Hamilelik bir kadının yaşamında yarattığı fiziksel değişikliğin yanı sıra psikolojik değişimleri de beraberinde getirir. Bu değişimleri rahatlıkla karşılayabilmenin bir yöntemi de yogadan destek almaktır. Dokuz ay on günü kapsayan bu süreçte genel sağlık dengesi ve bedenin doğuma hazırlanması açısından nefes teknikleri, beden duruşları, konsantrasyon, meditasyon ve gevşeme tekniklerini içeren doğum öncesi yoga çalışmalarına katılmak gebelik sürecinde anne adayının kendisini daha huzurlu ve hafif hissetmesine yardım eder.
Hamilelik esnasında özellikle sırt, karın ve kasık kaslarının çalıştırılması çok önemlidir.
Sırt kaslarının güçlendirilmesi bel ağrılarını azaltır ve duruş bozukluğu oluşumunu önler. Karın kaslarının kuvvetlendirilmesi artan ağırlığın daha kolay taşınmasına yardımcı olurken pelvis kaslarının güçlenmesi doğum esnasında bedenin daha fazla esnemesi ve açılmasını kolaylaştırır, doğum esnasında görev yapan kas gruplarını güçlendirir, hamilelik sonucu gelişen dolaşım ve sindirim gibi kimi rahatsızlıkları giderir, doğum öncesi ve doğum sırasında oluşan ağrıların azalmasını sağlar. İlerleyen süreçte rahim sarkması, idrar tutamama benzeri sorunlara da daha az rastlanır.
Hamilelik döneminde salgılanan relaksin hormonu bağ, doku ve kasların gevşemesini sağlayarak anne adayının günbegün değişen bedenine uyum göstermesine yardımcı olur. Bu hormon sayesinde vücudu gevşeyen anneler doğum öncesi yoga ile gelişen esnekliklerine kalıcılık kazandırırlar ve hatta bu esnekliği hayat boyu koruyabilirler.
Hamilelik boyunca yoga uygulanması sonucunda bir yandan denge ve fiziksel koordinasyon gelişirken diğer yandan zihinsel gerginlik, stres giderilir. Doğum sonrası iyileşme ve vücudun eski formuna dönmesi hızlanır.

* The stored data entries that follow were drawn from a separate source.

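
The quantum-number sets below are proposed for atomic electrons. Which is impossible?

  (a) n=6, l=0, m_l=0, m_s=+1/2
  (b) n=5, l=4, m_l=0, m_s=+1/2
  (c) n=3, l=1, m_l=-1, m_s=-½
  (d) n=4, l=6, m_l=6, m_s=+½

(d)

(d) has l = 6 ≥ n = 4, violating 0 ≤ l ≤ n−1.
The remaining sets (a), (b), (c) satisfy all four rules.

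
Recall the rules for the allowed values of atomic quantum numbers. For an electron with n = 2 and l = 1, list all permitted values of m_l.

m_l takes every integer from −l to +l. With l = 1 that gives the 3 values -1, 0, 1.

-1, 0, 1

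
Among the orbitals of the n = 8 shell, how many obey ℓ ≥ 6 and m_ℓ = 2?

With n = 8 the allowed ℓ are 0, 1, …, 7.
The (ℓ, m_ℓ) pairs meeting ℓ ≥ 6 and m_ℓ = 2 give: ℓ=6 → 1; ℓ=7 → 1.
Total orbitals: 1 + 1 = 2.

2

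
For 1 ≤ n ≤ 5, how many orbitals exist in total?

Total orbitals = 1² + 2² + 3² + 4² + 5² = 55.

55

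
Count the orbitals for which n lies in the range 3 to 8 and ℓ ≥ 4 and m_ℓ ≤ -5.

10

Work shell by shell — for each n, count the (ℓ, m_ℓ) pairs that satisfy ℓ ≥ 4 and m_ℓ ≤ -5:
n=6 → 1; n=7 → 3; n=8 → 6.
Total orbitals: 1 + 3 + 6 = 10.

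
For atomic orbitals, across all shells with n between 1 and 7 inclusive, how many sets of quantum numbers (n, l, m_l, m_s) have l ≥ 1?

266

Per-shell orbital counts meeting the constraint:
n=2 → 3; n=3 → 8; n=4 → 15; n=5 → 24; n=6 → 35; n=7 → 48.
Orbitals: 3 + 8 + 15 + 24 + 35 + 48 = 133. Including both spin states (m_s = ±1/2) gives 2 × 133 = 266 states.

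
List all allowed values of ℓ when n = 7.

ℓ is an integer with 0 ≤ ℓ ≤ n−1, so for n = 7: ℓ = 0, 1, 2, 3, 4, 5, 6.

0, 1, 2, 3, 4, 5, 6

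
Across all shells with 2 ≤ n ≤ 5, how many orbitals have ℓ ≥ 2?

38

Count contributing orbitals for each principal shell:
n=3 → 5; n=4 → 12; n=5 → 21.
Total orbitals: 5 + 12 + 21 = 38.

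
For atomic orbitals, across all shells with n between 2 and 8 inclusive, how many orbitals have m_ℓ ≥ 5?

10

Per-shell orbital counts meeting the constraint:
n=6 → 1; n=7 → 3; n=8 → 6.
Total orbitals: 1 + 3 + 6 = 10.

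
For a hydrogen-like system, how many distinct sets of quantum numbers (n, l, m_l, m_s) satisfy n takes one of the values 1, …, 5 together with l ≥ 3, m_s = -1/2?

Treat each shell separately and count matching orbitals:
n=4 → 7; n=5 → 16.
Orbitals: 7 + 16 = 23. With m_s fixed to -1/2 there is one state per orbital, so 23 states.

23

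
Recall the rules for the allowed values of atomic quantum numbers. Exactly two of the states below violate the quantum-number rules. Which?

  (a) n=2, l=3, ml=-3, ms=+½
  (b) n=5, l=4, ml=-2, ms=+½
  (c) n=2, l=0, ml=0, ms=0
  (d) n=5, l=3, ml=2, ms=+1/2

(a) has l = 3 ≥ n = 2, violating 0 ≤ l ≤ n−1.
(c) has ms = 0, but an electron's spin must be ±1/2.
The remaining sets (b), (d) satisfy all four rules.

(a) and (c)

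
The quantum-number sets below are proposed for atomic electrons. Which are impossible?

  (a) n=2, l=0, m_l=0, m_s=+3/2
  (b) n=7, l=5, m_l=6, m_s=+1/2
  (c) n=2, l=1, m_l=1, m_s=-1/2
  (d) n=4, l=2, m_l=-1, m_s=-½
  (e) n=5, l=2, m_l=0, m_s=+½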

Yoga anne adayının özgüvenini besler ve anne bebek arasında olumlu, sağlıklı bir iletişim kurulmasına zemin hazırlar.
Uygulama Basamaklarının Yararları…
Asana ‘Duruş’ Teknikleri, hamilelik sürecinin huzurlu bir şekilde geçmesi ve rahat bir doğum için annenin bedenini güçlendirir, kan dolaşımını kuvvetlendirerek bebeğe giden kan akımını ve dolayısıyla bebeğin besin kalitesini artırır. Ayakta yapılan duruşlar bedene zindelik, canlılık verirken denge duruşları hafiflik hissini deneyimletir. Oturarak yapılan duruşlar sükuneti, bükülme ve dönüşler arındırıcı tesirleri ile bedeni takviye eder.
Pranayama ‘Nefes’ teknikleri, gerek annenin gerekse bebeğin daha iyi oksijenlenmesini ve yaşam enerjisi ile dolmalarını sağlar.
Dharana ‘Konsantrasyon’ teknikleri esnasında düşüncelerin onlara tutunmaksızın akıp gitmesine izin verilerek zihinden geçenler salt bir gözlemci olarak izlenir. Böylelikle zihin boşalır. Kişinin üzerinde geçmiş ve gelecekle ilgili baskılar azalınca ilgili zaman dilimlerine ilişkin olayların yükü üzerinden kalkar, gereksiz endişeler ve günlük kaygılar uzaklaşır. Odaklanma gücünün yanı sıra bireyin imgeleme gücü gelişir. Zihinsel dalgalanmaların dinişi duygusal tutarsızlığı ortadan kaldırır.
Dhayana ‘Meditasyon’ Teknikleri, hamilelik esnasında yaşanan korku, endişe, duygusal ve zihinsel karmaşayı bertaraf etmek için seçenek sunar. Anne adayının farkındalığına dokunarak içinde büyüttüğü bebek ile temasa geçmesine yol açar. Anne-bebek arası güvenli bağın gelişimine destek verir.
Derin Gevşeme Teknikleri, hamilelik sırasında ve doğum için fiziksel ve ruhsal gevşeme becerilerinin kazanılması için anne adayını besler ve güçlendirir.